A 12th century depiction of a cloaked but otherwise nude woman riding a large cat appears on a wall in the Schleswig Cathedral in Schleswig-Holstein, Northern Germany. Beside her is similarly a cloaked yet otherwise nude woman riding a distaff. Due to iconographic similarities to the literary record, these figures have been theorized as depictions of Freyja and Frigg respectively.

==Scholarly reception and interpretation==

Due to numerous similarities, some scholars have proposed that the Old Norse goddesses Frigg and Freyja descend from a common entity from the Proto-Germanic period. Regarding a Freyja-Frigg common origin hypothesis, scholar Stephan Grundy comments that "the problem of whether Frigg or Freyja may have been a single goddess originally is a difficult one, made more so by the scantiness of pre-Viking Age references to Germanic goddesses, and the diverse quality of the sources. The best that can be done is to survey the arguments for and against their identity, and to see how well each can be supported."

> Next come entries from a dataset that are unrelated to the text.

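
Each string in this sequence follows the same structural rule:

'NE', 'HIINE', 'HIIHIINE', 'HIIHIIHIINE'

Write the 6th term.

The strings grow by a fixed prefix HII each time.
From HIIHIIHIINE, 2 further steps: HIIHIIHIINE → HIIHIIHIIHIINE → (answer).

HIIHIIHIIHIIHIINE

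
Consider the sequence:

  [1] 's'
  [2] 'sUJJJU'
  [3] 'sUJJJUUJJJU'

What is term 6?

sUJJJUUJJJUUJJJUUJJJUUJJJU

The strings grow by a fixed suffix UJJJU each time.
From sUJJJUUJJJU, 3 further steps: sUJJJUUJJJU → sUJJJUUJJJUUJJJU → sUJJJUUJJJUUJJJUUJJJU → (answer).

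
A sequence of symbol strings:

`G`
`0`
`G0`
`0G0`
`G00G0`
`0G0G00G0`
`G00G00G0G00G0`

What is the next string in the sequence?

0G0G00G0G00G00G0G00G0

This is a Fibonacci-style word recurrence s(k) = s(k−2)·s(k−1): e.g. G·0 = G0.
The next term joins 0G0G00G0 and G00G00G0G00G0.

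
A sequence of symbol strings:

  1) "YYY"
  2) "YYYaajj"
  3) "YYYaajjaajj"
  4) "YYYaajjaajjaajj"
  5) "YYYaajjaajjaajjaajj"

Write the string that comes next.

Each term is the previous one with aajj appended.
Applying this once more to YYYaajjaajjaajjaajj:

YYYaajjaajjaajjaajjaajj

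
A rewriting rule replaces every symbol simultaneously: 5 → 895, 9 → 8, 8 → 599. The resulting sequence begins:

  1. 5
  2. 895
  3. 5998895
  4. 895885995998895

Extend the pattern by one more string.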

Unlike Frigg but like the name of the group of gods to which Freyja belongs, the Vanir, the name Freyja is not attested outside of Scandinavia, as opposed to the name of the goddess Frigg, who is attested as a goddess common among the Germanic peoples, and whose name is reconstructed as Proto-Germanic *Frijjō. Similar proof for the existence of a common Germanic goddess from which Freyja descends does not exist, but scholars have commented that this may simply be due to the scarcity of evidence outside of the North Germanic record.

==Modern influence==
Frigg is referenced in art and literature into the modern period. In the 18th century, Gustav III of Sweden, king of Sweden, composed Friggja, a play, so named after the goddess, and H. F. Block and Hans Friedrich Blunck's Frau Frigg und Doktor Faust in 1937. Richard Wagner included Fricka in his 1870 opera Die Walküre, the second of his Der Ring des Nibelungen cycle, as the goddess wife of Wotan in a key scene for the plot of the whole cycle. Other examples include fine art works by K. Ehrenberg (Frigg, Freyja, drawing, 1883), John Charles Dollman (Frigga Spinning the Clouds, painting, c. 1900), Emil Doepler (Wodan und Frea am Himmelsfenster, painting, 1901), and H. Thoma (Fricka, drawing, date not provided).